29 maio 2007

OS PEDROS E SEUS BRASIS

(Passado, presente e futuro de dois criminosos brasileiros)

Por uma dessas inexplicáveis coincidências cósmicas, Pedro e Pedro nasceram no mesmo dia, na mesma cidade e receberam o mesmo nome: Pedro Henrique Santana. Mas, por uma dessas perfeitamente explicáveis circunstâncias humanas, cada Pedro nasceu num país diferente, a despeito de a cidade ser a mesma.

Um dos Pedros nasceu no Brasil emergente, a décima-segunda economia mundial, o país cuja moeda mais se valorizou nos últimos anos, o Brasil que está entre os primeiros do ranking de compradores de celulares, jatinhos e cuecas com bolsos internos.

O outro Pedro nasceu no Brasil pobre, campeão de desigualdade, o Brasil das favelas, o Brasil em que a maioria da população não tem acesso sequer aos serviços mais básicos.

O Pedro pobre não gostava de estudar. No Ensino Fundamental, ia para a escola por obrigação, porque a mãe tinha medo de se complicar com o Conselho Tutelar. No Ensino Médio, ia para a escola para namorar e beber com os amigos. No seu Brasil, estudou em escolas públicas, onde era aprovado mesmo que não atingisse os resultados mínimos - em parte porque alguns professores queriam se livrar dele, em parte porque a Secretaria de Educação obrigava as escolas a aprovar o maior número possível de alunos, só para engordar as estatísticas. Ele não sabe que profissão quer ter.

O Pedro rico também não gostava de estudar. Mas cresceu numa casa cheia de livros, jornais e revistas, com Internet e TV a cabo. Os pais o matricularam, desde muito jovem, em cursos de Inglês, Francês, Teatro, Judô e Informática. No seu Brasil, estudou em escolas particulares e fez o melhor cursinho pré-vestibular, ingressando numa concorrida Universidade pública após três tentativas. Ele não se importa muito com a futura profissão, pois vai herdar a empresa do pai, no fim das contas.

São estreitos os horizontes de um dos Pedros. Nunca saiu do seu estado, quase nada sabe sobre o resto do mundo e sua vida orbita entre o futebol, as festas com amigos e a luta pela sobrevivência.

O outro Pedro é cosmopolita. Passou várias férias em praias do Nordeste, conhece os Estados Unidos e a Austrália. Freqüenta os bons cinemas, janta nos melhores restaurantes, participa de festas badaladas.

O Pedro pobre ainda não sabe o seu futuro, mas eu sei (falo deste Pedro, e não de todos os pobres do Brasil, pombas!). Ele vai entrar no crime. Começará fazendo pequenos furtos com amigos.

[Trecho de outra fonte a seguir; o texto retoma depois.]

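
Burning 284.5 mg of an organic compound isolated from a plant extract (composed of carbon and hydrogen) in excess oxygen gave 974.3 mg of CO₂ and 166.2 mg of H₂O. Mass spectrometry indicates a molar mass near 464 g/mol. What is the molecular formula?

mol C = 0.9743 g CO₂ ÷ 44.009 g/mol = 0.022139 mol
mol H = 2 × 0.1662 g H₂O ÷ 18.015 g/mol = 0.018451 mol
Divide by the smallest (0.018451 mol): C 1.200, H 1.000
Multiplying each by 5 gives whole numbers: C 6.00, H 5.00
Empirical formula: C6H5
Empirical-formula mass = 77.11 g/mol; 464 ÷ 77.11 ≈ 6, so the molecular formula is C36H30.

C36H30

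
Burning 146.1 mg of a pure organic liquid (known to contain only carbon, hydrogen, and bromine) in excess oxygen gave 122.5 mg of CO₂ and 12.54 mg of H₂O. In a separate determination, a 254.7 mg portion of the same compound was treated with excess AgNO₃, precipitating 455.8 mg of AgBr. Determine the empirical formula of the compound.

mol C = 0.1225 g CO₂ ÷ 44.009 g/mol = 0.0027835 mol
mol H = 2 × 0.01254 g H₂O ÷ 18.015 g/mol = 0.0013922 mol
From the AgBr data: mol Br per gram of compound = (0.4558 ÷ 187.772) ÷ 0.2547 = 0.0095305 mol/g, so in the 0.1461 g combustion sample mol Br = 0.0013924 mol
Divide by the smallest (0.0013922 mol): C 1.999, H 1.000, Br 1.000

C2HBr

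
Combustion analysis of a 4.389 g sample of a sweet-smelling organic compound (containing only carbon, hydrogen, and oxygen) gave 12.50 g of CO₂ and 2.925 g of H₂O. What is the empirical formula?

mol C = 12.50 g CO₂ ÷ 44.009 g/mol = 0.28403 mol
mol H = 2 × 2.925 g H₂O ÷ 18.015 g/mol = 0.32473 mol
mass O = 4.389 − (3.4115 + 0.32733) = 0.65015 g → mol O = 0.65015 ÷ 15.999 = 0.040637 mol
Divide by the smallest (0.040637 mol): C 6.989, H 7.991, O 1.000

C7H8O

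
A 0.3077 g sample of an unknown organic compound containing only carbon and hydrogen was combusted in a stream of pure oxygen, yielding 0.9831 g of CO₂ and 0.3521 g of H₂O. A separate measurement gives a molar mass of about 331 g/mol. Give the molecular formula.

C24H42

mol C = 0.9831 g CO₂ ÷ 44.009 g/mol = 0.022339 mol
mol H = 2 × 0.3521 g H₂O ÷ 18.015 g/mol = 0.039090 mol
Divide by the smallest (0.022339 mol): C 1.000, H 1.750
Multiplying each by 4 gives whole numbers: C 4.00, H 7.00
Empirical formula: C4H7
Empirical-formula mass = 55.10 g/mol; 331 ÷ 55.10 ≈ 6, so the molecular formula is C24H42.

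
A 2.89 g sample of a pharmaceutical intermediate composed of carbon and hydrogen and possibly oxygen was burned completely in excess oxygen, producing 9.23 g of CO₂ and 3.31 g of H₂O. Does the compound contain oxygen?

no

mol C = 9.23 g CO₂ ÷ 44.009 g/mol = 0.2097 mol
mol H = 2 × 3.31 g H₂O ÷ 18.015 g/mol = 0.3675 mol
C and H together account for 2.889 g — essentially the entire 2.89 g sample — so the compound contains no oxygen.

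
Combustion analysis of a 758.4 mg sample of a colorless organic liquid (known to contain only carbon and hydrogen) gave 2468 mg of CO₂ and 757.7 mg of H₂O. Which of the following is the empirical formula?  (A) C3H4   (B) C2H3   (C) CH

mol C = 2.468 g CO₂ ÷ 44.009 g/mol = 0.056079 mol
mol H = 2 × 0.7577 g H₂O ÷ 18.015 g/mol = 0.084119 mol
Divide by the smallest (0.056079 mol): C 1.000, H 1.500
Multiplying each by 2 gives whole numbers: C 2.00, H 3.00

(B) C2H3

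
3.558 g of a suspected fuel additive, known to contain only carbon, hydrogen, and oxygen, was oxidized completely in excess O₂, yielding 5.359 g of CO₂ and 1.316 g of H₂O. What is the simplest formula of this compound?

mol C = 5.359 g CO₂ ÷ 44.009 g/mol = 0.12177 mol
mol H = 2 × 1.316 g H₂O ÷ 18.015 g/mol = 0.14610 mol
mass O = 3.558 − (1.4626 + 0.14727) = 1.9481 g → mol O = 1.9481 ÷ 15.999 = 0.12177 mol
Divide by the smallest (0.12177 mol): C 1.000, H 1.200, O 1.000
Multiplying each by 5 gives whole numbers: C 5.00, H 6.00, O 5.00

C5H6O5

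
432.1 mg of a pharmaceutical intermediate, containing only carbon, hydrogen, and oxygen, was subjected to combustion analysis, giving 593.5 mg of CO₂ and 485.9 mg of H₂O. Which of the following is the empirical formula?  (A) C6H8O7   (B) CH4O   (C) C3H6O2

(B) CH4O

mol C = 0.5935 g CO₂ ÷ 44.009 g/mol = 0.013486 mol
mol H = 2 × 0.4859 g H₂O ÷ 18.015 g/mol = 0.053944 mol
mass O = 0.4321 − (0.16198 + 0.054375) = 0.21575 g → mol O = 0.21575 ÷ 15.999 = 0.013485 mol
Divide by the smallest (0.013485 mol): C 1.000, H 4.000, O 1.000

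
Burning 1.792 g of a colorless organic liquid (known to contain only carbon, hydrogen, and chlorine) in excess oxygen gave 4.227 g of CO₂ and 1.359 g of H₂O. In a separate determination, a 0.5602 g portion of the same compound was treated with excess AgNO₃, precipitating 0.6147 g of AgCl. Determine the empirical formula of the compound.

C7H11Cl

mol C = 4.227 g CO₂ ÷ 44.009 g/mol = 0.096049 mol
mol H = 2 × 1.359 g H₂O ÷ 18.015 g/mol = 0.15087 mol
From the AgCl data: mol Cl per gram of compound = (0.6147 ÷ 143.318) ÷ 0.5602 = 0.0076563 mol/g, so in the 1.792 g combustion sample mol Cl = 0.013720 mol
Divide by the smallest (0.013720 mol): C 7.001, H 10.997, Cl 1.000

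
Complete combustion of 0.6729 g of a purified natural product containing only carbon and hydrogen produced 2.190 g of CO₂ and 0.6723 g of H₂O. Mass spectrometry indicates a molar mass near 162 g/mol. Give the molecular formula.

C12H18

mol C = 2.190 g CO₂ ÷ 44.009 g/mol = 0.049763 mol
mol H = 2 × 0.6723 g H₂O ÷ 18.015 g/mol = 0.074638 mol
Divide by the smallest (0.049763 mol): C 1.000, H 1.500
Multiplying each by 2 gives whole numbers: C 2.00, H 3.00
Empirical formula: C2H3
Empirical-formula mass = 27.05 g/mol; 162 ÷ 27.05 ≈ 6, so the molecular formula is C12H18.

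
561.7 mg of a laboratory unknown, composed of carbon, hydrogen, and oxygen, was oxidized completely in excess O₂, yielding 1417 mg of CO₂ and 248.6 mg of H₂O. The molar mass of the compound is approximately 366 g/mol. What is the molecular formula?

mol C = 1.417 g CO₂ ÷ 44.009 g/mol = 0.032198 mol
mol H = 2 × 0.2486 g H₂O ÷ 18.015 g/mol = 0.027599 mol
mass O = 0.5617 − (0.38673 + 0.027820) = 0.14715 g → mol O = 0.14715 ÷ 15.999 = 0.0091975 mol
Divide by the smallest (0.0091975 mol): C 3.501, H 3.001, O 1.000
Multiplying each by 2 gives whole numbers: C 7.00, H 6.00, O 2.00
Empirical formula: C7H6O2
Empirical-formula mass = 122.12 g/mol; 366 ÷ 122.12 ≈ 3, so the molecular formula is C21H18O6.

C21H18O6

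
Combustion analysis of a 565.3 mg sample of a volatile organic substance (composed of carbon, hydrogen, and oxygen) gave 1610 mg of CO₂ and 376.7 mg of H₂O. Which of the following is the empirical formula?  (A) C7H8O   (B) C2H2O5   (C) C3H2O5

mol C = 1.610 g CO₂ ÷ 44.009 g/mol = 0.036583 mol
mol H = 2 × 0.3767 g H₂O ÷ 18.015 g/mol = 0.041821 mol
mass O = 0.5653 − (0.43940 + 0.042155) = 0.083741 g → mol O = 0.083741 ÷ 15.999 = 0.0052342 mol
Divide by the smallest (0.0052342 mol): C 6.989, H 7.990, O 1.000

(A) C7H8O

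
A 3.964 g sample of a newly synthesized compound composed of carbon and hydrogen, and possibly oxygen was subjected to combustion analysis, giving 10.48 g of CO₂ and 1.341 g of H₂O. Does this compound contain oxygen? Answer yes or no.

yes

mol C = 10.48 g CO₂ ÷ 44.009 g/mol = 0.23813 mol
mol H = 2 × 1.341 g H₂O ÷ 18.015 g/mol = 0.14888 mol
C and H account for only 3.0103 g of the 3.964 g sample; the remaining 0.95372 g must be oxygen.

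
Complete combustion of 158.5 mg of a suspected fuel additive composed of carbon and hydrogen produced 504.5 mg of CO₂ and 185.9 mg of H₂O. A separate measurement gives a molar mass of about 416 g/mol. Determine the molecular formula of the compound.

mol C = 0.5045 g CO₂ ÷ 44.009 g/mol = 0.011464 mol
mol H = 2 × 0.1859 g H₂O ÷ 18.015 g/mol = 0.020638 mol
Divide by the smallest (0.011464 mol): C 1.000, H 1.800
Multiplying each by 5 gives whole numbers: C 5.00, H 9.00
Empirical formula: C5H9
Empirical-formula mass = 69.13 g/mol; 416 ÷ 69.13 ≈ 6, so the molecular formula is C30H54.

C30H54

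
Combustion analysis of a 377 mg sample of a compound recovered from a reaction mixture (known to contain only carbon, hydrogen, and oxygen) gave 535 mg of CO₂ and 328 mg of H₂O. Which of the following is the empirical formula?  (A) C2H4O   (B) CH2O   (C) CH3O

(C) CH3O

mol C = 0.535 g CO₂ ÷ 44.009 g/mol = 0.01216 mol
mol H = 2 × 0.328 g H₂O ÷ 18.015 g/mol = 0.03641 mol
mass O = 0.377 − (0.1460 + 0.03671) = 0.1943 g → mol O = 0.1943 ÷ 15.999 = 0.01214 mol
Divide by the smallest (0.01214 mol): C 1.001, H 2.999, O 1.000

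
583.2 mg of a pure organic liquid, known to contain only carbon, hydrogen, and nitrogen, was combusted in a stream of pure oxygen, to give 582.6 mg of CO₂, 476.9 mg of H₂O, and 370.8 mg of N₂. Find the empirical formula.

CH4N2

mol C = 0.5826 g CO₂ ÷ 44.009 g/mol = 0.013238 mol
mol H = 2 × 0.4769 g H₂O ÷ 18.015 g/mol = 0.052945 mol
mol N = 2 × 0.3708 g N₂ ÷ 28.014 g/mol = 0.026472 mol
Divide by the smallest (0.013238 mol): C 1.000, H 3.999, N 2.000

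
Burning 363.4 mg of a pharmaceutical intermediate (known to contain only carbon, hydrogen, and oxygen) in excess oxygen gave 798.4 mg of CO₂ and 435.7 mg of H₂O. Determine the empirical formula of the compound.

C3H8O

mol C = 0.7984 g CO₂ ÷ 44.009 g/mol = 0.018142 mol
mol H = 2 × 0.4357 g H₂O ÷ 18.015 g/mol = 0.048371 mol
mass O = 0.3634 − (0.21790 + 0.048758) = 0.096742 g → mol O = 0.096742 ÷ 15.999 = 0.0060467 mol
Divide by the smallest (0.0060467 mol): C 3.000, H 7.999, O 1.000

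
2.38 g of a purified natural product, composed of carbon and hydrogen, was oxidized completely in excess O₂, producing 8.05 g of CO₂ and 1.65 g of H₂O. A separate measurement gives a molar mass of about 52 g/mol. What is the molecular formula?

mol C = 8.05 g CO₂ ÷ 44.009 g/mol = 0.1829 mol
mol H = 2 × 1.65 g H₂O ÷ 18.015 g/mol = 0.1832 mol
Divide by the smallest (0.1829 mol): C 1.000, H 1.001
Empirical formula: CH
Empirical-formula mass = 13.02 g/mol; 52 ÷ 13.02 ≈ 4, so the molecular formula is C4H4.

C4H4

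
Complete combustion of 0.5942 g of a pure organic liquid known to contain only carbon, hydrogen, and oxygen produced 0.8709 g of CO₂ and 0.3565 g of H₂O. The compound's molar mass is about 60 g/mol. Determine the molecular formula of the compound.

C2H4O2

mol C = 0.8709 g CO₂ ÷ 44.009 g/mol = 0.019789 mol
mol H = 2 × 0.3565 g H₂O ÷ 18.015 g/mol = 0.039578 mol
mass O = 0.5942 − (0.23769 + 0.039895) = 0.31662 g → mol O = 0.31662 ÷ 15.999 = 0.019790 mol
Divide by the smallest (0.019789 mol): C 1.000, H 2.000, O 1.000
Empirical formula: CH2O
Empirical-formula mass = 30.03 g/mol; 60 ÷ 30.03 ≈ 2, so the molecular formula is C2H4O2.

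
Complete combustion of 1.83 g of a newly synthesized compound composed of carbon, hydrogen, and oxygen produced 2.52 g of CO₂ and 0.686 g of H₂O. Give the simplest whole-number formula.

C6H8O7

mol C = 2.52 g CO₂ ÷ 44.009 g/mol = 0.05726 mol
mol H = 2 × 0.686 g H₂O ÷ 18.015 g/mol = 0.07616 mol
mass O = 1.83 − (0.6878 + 0.07677) = 1.065 g → mol O = 1.065 ÷ 15.999 = 0.06660 mol
Divide by the smallest (0.05726 mol): C 1.000, H 1.330, O 1.163
Multiplying each by 6 gives whole numbers: C 6.00, H 7.98, O 6.98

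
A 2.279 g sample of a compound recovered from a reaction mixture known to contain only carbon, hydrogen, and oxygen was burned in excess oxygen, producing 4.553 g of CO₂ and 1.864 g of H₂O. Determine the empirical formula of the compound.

C2H4O

mol C = 4.553 g CO₂ ÷ 44.009 g/mol = 0.10346 mol
mol H = 2 × 1.864 g H₂O ÷ 18.015 g/mol = 0.20694 mol
mass O = 2.279 − (1.2426 + 0.20859) = 0.82779 g → mol O = 0.82779 ÷ 15.999 = 0.051740 mol
Divide by the smallest (0.051740 mol): C 2.000, H 4.000, O 1.000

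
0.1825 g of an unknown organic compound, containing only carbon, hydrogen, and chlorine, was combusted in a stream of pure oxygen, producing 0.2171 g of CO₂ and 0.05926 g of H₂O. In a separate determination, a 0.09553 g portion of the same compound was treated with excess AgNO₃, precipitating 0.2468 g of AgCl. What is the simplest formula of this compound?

C3H4Cl2

mol C = 0.2171 g CO₂ ÷ 44.009 g/mol = 0.0049331 mol
mol H = 2 × 0.05926 g H₂O ÷ 18.015 g/mol = 0.0065790 mol
From the AgCl data: mol Cl per gram of compound = (0.2468 ÷ 143.318) ÷ 0.09553 = 0.018026 mol/g, so in the 0.1825 g combustion sample mol Cl = 0.0032898 mol
Divide by the smallest (0.0032898 mol): C 1.500, H 2.000, Cl 1.000
Multiplying each by 2 gives whole numbers: C 3.00, H 4.00, Cl 2.00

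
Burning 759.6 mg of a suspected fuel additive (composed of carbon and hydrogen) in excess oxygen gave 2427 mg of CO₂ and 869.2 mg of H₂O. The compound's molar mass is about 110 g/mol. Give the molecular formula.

mol C = 2.427 g CO₂ ÷ 44.009 g/mol = 0.055148 mol
mol H = 2 × 0.8692 g H₂O ÷ 18.015 g/mol = 0.096497 mol
Divide by the smallest (0.055148 mol): C 1.000, H 1.750
Multiplying each by 4 gives whole numbers: C 4.00, H 7.00
Empirical formula: C4H7
Empirical-formula mass = 55.10 g/mol; 110 ÷ 55.10 ≈ 2, so the molecular formula is C8H14.

C8H14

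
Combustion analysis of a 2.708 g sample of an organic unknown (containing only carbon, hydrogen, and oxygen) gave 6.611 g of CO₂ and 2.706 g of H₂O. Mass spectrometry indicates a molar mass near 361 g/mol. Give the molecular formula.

C20H40O5

mol C = 6.611 g CO₂ ÷ 44.009 g/mol = 0.15022 mol
mol H = 2 × 2.706 g H₂O ÷ 18.015 g/mol = 0.30042 mol
mass O = 2.708 − (1.8043 + 0.30282) = 0.60090 g → mol O = 0.60090 ÷ 15.999 = 0.037558 mol
Divide by the smallest (0.037558 mol): C 4.000, H 7.999, O 1.000
Empirical formula: C4H8O
Empirical-formula mass = 72.11 g/mol; 361 ÷ 72.11 ≈ 5, so the molecular formula is C20H40O5.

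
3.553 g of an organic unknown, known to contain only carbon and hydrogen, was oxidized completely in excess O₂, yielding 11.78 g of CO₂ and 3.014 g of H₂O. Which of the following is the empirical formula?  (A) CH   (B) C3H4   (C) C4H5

mol C = 11.78 g CO₂ ÷ 44.009 g/mol = 0.26767 mol
mol H = 2 × 3.014 g H₂O ÷ 18.015 g/mol = 0.33461 mol
Divide by the smallest (0.26767 mol): C 1.000, H 1.250
Multiplying each by 4 gives whole numbers: C 4.00, H 5.00

(C) C4H5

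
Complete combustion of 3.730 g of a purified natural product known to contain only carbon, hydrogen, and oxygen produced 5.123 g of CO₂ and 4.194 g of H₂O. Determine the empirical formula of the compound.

mol C = 5.123 g CO₂ ÷ 44.009 g/mol = 0.11641 mol
mol H = 2 × 4.194 g H₂O ÷ 18.015 g/mol = 0.46561 mol
mass O = 3.730 − (1.3982 + 0.46934) = 1.8625 g → mol O = 1.8625 ÷ 15.999 = 0.11641 mol
Divide by the smallest (0.11641 mol): C 1.000, H 4.000, O 1.000

CH4O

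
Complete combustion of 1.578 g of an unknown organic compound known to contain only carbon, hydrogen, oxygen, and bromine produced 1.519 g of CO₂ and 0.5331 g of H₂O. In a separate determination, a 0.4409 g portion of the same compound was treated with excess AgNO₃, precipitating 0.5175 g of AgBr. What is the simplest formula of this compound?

C7H12Br2O4

mol C = 1.519 g CO₂ ÷ 44.009 g/mol = 0.034516 mol
mol H = 2 × 0.5331 g H₂O ÷ 18.015 g/mol = 0.059184 mol
From the AgBr data: mol Br per gram of compound = (0.5175 ÷ 187.772) ÷ 0.4409 = 0.0062509 mol/g, so in the 1.578 g combustion sample mol Br = 0.0098638 mol
mass O = 1.578 − (0.41457 + 0.059657 + 0.78816) = 0.31561 g → mol O = 0.31561 ÷ 15.999 = 0.019727 mol
Divide by the smallest (0.0098638 mol): C 3.499, H 6.000, Br 1.000, O 2.000
Multiplying each by 2 gives whole numbers: C 7.00, H 12.00, Br 2.00, O 4.00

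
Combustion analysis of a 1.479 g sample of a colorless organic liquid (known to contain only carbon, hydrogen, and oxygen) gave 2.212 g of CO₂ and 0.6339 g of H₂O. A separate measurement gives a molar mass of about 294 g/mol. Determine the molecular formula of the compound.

C10H14O10

mol C = 2.212 g CO₂ ÷ 44.009 g/mol = 0.050262 mol
mol H = 2 × 0.6339 g H₂O ÷ 18.015 g/mol = 0.070375 mol
mass O = 1.479 − (0.60370 + 0.070938) = 0.80436 g → mol O = 0.80436 ÷ 15.999 = 0.050276 mol
Divide by the smallest (0.050262 mol): C 1.000, H 1.400, O 1.000
Multiplying each by 5 gives whole numbers: C 5.00, H 7.00, O 5.00
Empirical formula: C5H7O5
Empirical-formula mass = 147.11 g/mol; 294 ÷ 147.11 ≈ 2, so the molecular formula is C10H14O10.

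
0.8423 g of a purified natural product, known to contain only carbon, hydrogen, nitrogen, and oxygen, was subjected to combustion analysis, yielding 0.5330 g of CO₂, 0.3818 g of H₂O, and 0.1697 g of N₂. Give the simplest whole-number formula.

C2H7N2O5

mol C = 0.5330 g CO₂ ÷ 44.009 g/mol = 0.012111 mol
mol H = 2 × 0.3818 g H₂O ÷ 18.015 g/mol = 0.042387 mol
mol N = 2 × 0.1697 g N₂ ÷ 28.014 g/mol = 0.012115 mol
mass O = 0.8423 − (0.14547 + 0.042726 + 0.16970) = 0.48441 g → mol O = 0.48441 ÷ 15.999 = 0.030277 mol
Divide by the smallest (0.012111 mol): C 1.000, H 3.500, N 1.000, O 2.500
Multiplying each by 2 gives whole numbers: C 2.00, H 7.00, N 2.00, O 5.00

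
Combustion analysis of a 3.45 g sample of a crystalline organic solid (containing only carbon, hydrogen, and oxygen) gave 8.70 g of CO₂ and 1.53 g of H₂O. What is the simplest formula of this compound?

C7H6O2

mol C = 8.70 g CO₂ ÷ 44.009 g/mol = 0.1977 mol
mol H = 2 × 1.53 g H₂O ÷ 18.015 g/mol = 0.1699 mol
mass O = 3.45 − (2.374 + 0.1712) = 0.9044 g → mol O = 0.9044 ÷ 15.999 = 0.05653 mol
Divide by the smallest (0.05653 mol): C 3.497, H 3.005, O 1.000
Multiplying each by 2 gives whole numbers: C 6.99, H 6.01, O 2.00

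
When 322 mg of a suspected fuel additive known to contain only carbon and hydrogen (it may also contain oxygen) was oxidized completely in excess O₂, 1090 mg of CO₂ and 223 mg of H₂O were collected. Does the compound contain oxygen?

mol C = 1.09 g CO₂ ÷ 44.009 g/mol = 0.02477 mol
mol H = 2 × 0.223 g H₂O ÷ 18.015 g/mol = 0.02476 mol
C and H together account for 0.3224 g — essentially the entire 0.322 g sample — so the compound contains no oxygen.

no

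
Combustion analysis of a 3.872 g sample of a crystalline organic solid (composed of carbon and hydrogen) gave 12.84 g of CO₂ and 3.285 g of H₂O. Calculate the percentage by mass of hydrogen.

mol C = 12.84 g CO₂ ÷ 44.009 g/mol = 0.29176 mol
mol H = 2 × 3.285 g H₂O ÷ 18.015 g/mol = 0.36470 mol
mass % H = 0.36761 g ÷ 3.872 g × 100%

9.49%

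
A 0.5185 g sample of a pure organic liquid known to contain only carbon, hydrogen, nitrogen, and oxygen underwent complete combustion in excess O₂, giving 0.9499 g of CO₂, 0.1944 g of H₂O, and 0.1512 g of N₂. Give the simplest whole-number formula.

C4H4N2O

mol C = 0.9499 g CO₂ ÷ 44.009 g/mol = 0.021584 mol
mol H = 2 × 0.1944 g H₂O ÷ 18.015 g/mol = 0.021582 mol
mol N = 2 × 0.1512 g N₂ ÷ 28.014 g/mol = 0.010795 mol
mass O = 0.5185 − (0.25925 + 0.021755 + 0.15120) = 0.086297 g → mol O = 0.086297 ÷ 15.999 = 0.0053939 mol
Divide by the smallest (0.0053939 mol): C 4.002, H 4.001, N 2.001, O 1.000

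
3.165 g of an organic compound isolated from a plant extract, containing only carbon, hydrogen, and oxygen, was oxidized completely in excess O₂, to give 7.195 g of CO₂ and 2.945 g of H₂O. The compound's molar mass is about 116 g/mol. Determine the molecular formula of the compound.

mol C = 7.195 g CO₂ ÷ 44.009 g/mol = 0.16349 mol
mol H = 2 × 2.945 g H₂O ÷ 18.015 g/mol = 0.32695 mol
mass O = 3.165 − (1.9637 + 0.32957) = 0.87176 g → mol O = 0.87176 ÷ 15.999 = 0.054489 mol
Divide by the smallest (0.054489 mol): C 3.000, H 6.000, O 1.000
Empirical formula: C3H6O
Empirical-formula mass = 58.08 g/mol; 116 ÷ 58.08 ≈ 2, so the molecular formula is C6H12O2.

C6H12O2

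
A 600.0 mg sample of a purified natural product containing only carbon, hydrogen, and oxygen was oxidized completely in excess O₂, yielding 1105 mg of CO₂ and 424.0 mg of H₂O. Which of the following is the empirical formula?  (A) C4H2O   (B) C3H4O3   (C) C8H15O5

(C) C8H15O5

mol C = 1.105 g CO₂ ÷ 44.009 g/mol = 0.025109 mol
mol H = 2 × 0.4240 g H₂O ÷ 18.015 g/mol = 0.047072 mol
mass O = 0.6000 − (0.30158 + 0.047448) = 0.25097 g → mol O = 0.25097 ÷ 15.999 = 0.015687 mol
Divide by the smallest (0.015687 mol): C 1.601, H 3.001, O 1.000
Multiplying each by 5 gives whole numbers: C 8.00, H 15.00, O 5.00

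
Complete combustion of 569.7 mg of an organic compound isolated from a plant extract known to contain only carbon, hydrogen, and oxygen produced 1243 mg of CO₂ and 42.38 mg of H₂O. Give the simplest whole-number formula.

mol C = 1.243 g CO₂ ÷ 44.009 g/mol = 0.028244 mol
mol H = 2 × 0.04238 g H₂O ÷ 18.015 g/mol = 0.0047050 mol
mass O = 0.5697 − (0.33924 + 0.0047426) = 0.22572 g → mol O = 0.22572 ÷ 15.999 = 0.014108 mol
Divide by the smallest (0.0047050 mol): C 6.003, H 1.000, O 2.999

C6HO3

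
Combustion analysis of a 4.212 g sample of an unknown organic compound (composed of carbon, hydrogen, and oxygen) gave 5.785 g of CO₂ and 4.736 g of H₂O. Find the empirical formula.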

Depois, será preso num grande roubo. Na cadeia, aprenderá tudo que alguém precisa saber para se tornar um bandido perigoso. Depois de solto, será morto por uma milícia de justiceiros. E ninguém jamais saberá o seu nome.

O Pedro rico também vai entrar no crime. Começará sonegando impostos e desviando o FGTS dos funcionários. Depois, montará um esquema com o tio deputado para lavar dinheiro, fraudar licitações e traficar influência. Será preso numa mega operação da Polícia Federal, mas em seguida comprará a liberdade via habeas corpus concedido pelo Supremo. Seu nome aparecerá em todos os jornais como sinônimo de corrupção, mas na semana seguinte ninguém lembrará dele, que poderá voltar a roubar em paz.

É claro que esses futuros podem ser - e provavelmente são - apenas exageros tendenciosos deste colunista. O fato é que todos os Pedros, Joões, Marias, Anas, Josés, Carolines e Clébersons vivem na zona de convergência entre dois países tão diferentes e tão semelhantes. A tarefa de todo governante, empreendedor, intelectual, religioso, operário, camponês, artista, estudante, dona-de-casa, aposentado, desempregado e vagabundo deve ser contribuir para que acabe esse abismo de desigualdade, para que todos possamos viver no mesmo Brasil, um Brasil com oportunidades para todos, um Brasil onde o futuro de cada um seja decidido pela sua livre escolha e não pelas circunstâncias desfavoráveis ou pelos caprichos de um pretenso escritor.

Um comentário:

Anônimo disse...

Distribuição de renda, é tudo. Não precisa ser igualitária, mashumana; deumamaneira que as pessoas consigam ao menos sobreviver. Oportunidade ão deveria ser a palavra do Brasil, mas infelizmente vivemos isso. Quem tem mais oportunidade vive melhor, mas asoportunidades não são para todos e nem iguais!